He was a close collaborator of the Jesuits and became an influential catechist. He would travel long stretches of the Pine Ridge reservation to pray with anyone as soon as he heard they were asking for it. This included braving South Dakota blizzards on horseback to pray with his people.

That God is older than all need, older than all pain and prayer, could almost seem defeating. God has heard and seen it all. Do any of our problems or pain really amount to much in the grand old scheme of things? On the contrary, Black Elk knew that God’s enormity, his “oldness” could both envelop and be attentive to our particularities. In this same prayer, he asked of God, “Look upon your children with children in their arms, that they may face the winds and walk the good road to the day of quiet.”

While God may be older than all need, he is still able to look intently upon his children, bearing the needs of their own children.

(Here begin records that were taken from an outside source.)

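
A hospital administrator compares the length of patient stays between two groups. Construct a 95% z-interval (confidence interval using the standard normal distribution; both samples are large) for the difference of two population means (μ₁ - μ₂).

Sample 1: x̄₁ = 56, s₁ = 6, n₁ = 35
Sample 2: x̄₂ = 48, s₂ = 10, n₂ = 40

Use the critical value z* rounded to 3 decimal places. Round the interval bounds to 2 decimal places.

Both samples are large (n₁ = 35 ≥ 30, n₂ = 40 ≥ 30), so a z-interval for the difference of means applies.

Point estimate: x̄₁ - x̄₂ = 56 - 48 = 8

Standard error: SE = √(s₁²/n₁ + s₂²/n₂)
= √(6²/35 + 10²/40)
= √(1.028571 + 2.500000)
= 1.878449

For 95% confidence, z* = 1.96 (from standard normal table)
Margin of error: E = z* × SE = 1.96 × 1.878449 = 3.6818

Z-interval: (x̄₁ - x̄₂) ± E = 8 ± 3.6818 = (4.3182, 11.6818)

Rounded to 2 decimal places:

(4.32, 11.68)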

Considering Black Elk’s context, the task of feeding and caring for children in the midst of such economic and cultural oppression would have been enormous. This plight would not be ignored, even by Wakan Tanka, the great holiness that is older than all things.

We should invoke Black Elk’s intercession because, like all the saints, he was both intimately familiar with the struggles and the beauty of our human life, and the great, mysterious attention of God upon us. In the lives of all of us, we are confronted daily with need, with pain and with prayer. Even unconsciously, we are so often praying because, how could we not be? We are creatures of need; it is our nature to pray, to need.

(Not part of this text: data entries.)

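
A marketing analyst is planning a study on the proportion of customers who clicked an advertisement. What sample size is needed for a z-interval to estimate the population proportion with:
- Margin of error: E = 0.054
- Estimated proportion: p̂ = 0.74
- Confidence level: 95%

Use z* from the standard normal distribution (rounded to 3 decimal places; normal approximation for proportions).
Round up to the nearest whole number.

Using z* for proportion z-interval (normal approximation).

For 95% confidence, z* = 1.96 (from standard normal table)

Sample size formula for proportion z-interval: n = z*²p̂(1-p̂)/E²

n = 1.96² × 0.74 × 0.26 / 0.054²
  = 3.8416 × 0.1924 / 0.002916
  = 253.4718

Round up to the nearest whole number: n = 254

254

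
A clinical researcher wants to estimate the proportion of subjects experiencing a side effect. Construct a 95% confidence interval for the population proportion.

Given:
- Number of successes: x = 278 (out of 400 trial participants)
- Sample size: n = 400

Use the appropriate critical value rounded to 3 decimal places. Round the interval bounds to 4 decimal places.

Sample proportion: p̂ = 278/400 = 0.695000

Check conditions for normal approximation:
  np̂ = 278 ≥ 10 ✓
  n(1-p̂) = 122 ≥ 10 ✓

The sample is large enough, so use a z-interval (normal approximation) for the proportion.

For 95% confidence, z* = 1.96 (from standard normal table)

Standard error: SE = √(p̂(1-p̂)/n) = √(0.695000×0.305000/400) = 0.02302037

Margin of error: E = z* × SE = 1.96 × 0.02302037 = 0.045120

Z-interval: p̂ ± E = 0.695000 ± 0.045120 = (0.649880, 0.740120)

Rounded to 4 decimal places:

(0.6499, 0.7401)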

Black Elk also had the insight and humility to hold two spiritualities together. His Catholicism was only enriched by the depth of spirit he had received, and was formed in, through Lakota spirituality. His understanding of God as “older than all need” reflected the ancient wisdom of his people.

Here is Black Elk’s prayer recorded originally in the book Black Elk Speaks, written by John G. Neihardt:

Grandfather, Great Sacred One,
You have been always and before You nothing has been.
There is nothing to pray to but You.
The star nations all over the universe are Yours,
And Yours are the grasses of the earth.
Day in and day out You are the life of things.
You are older than all need,
Older than all pain and prayer.
Grandfather, all over the world the faces of the living ones are alike.
In tenderness they have come up out of the ground.
Look upon Your children with children in their arms,
That they may face the winds,
And walk the good road to the day of quiet.
Teach me to walk the soft earth,
A relative to all that live.
Sweeten my heart and fill me with light,
And give me the strength to understand and the eyes to see.
Help me, for without You I am nothing.

Let us ask Black Elk to pray for us. When we do so, let us be bold in what we ask through his intercession as we await his canonization. Among other favors, let us seek to know God’s immense presence, even in the midst of our deepest pain and need, personally or collectively. Through Black Elk’s wisdom, we can take heart in a God who is older and bigger than all of our need, yet loving enough to respond.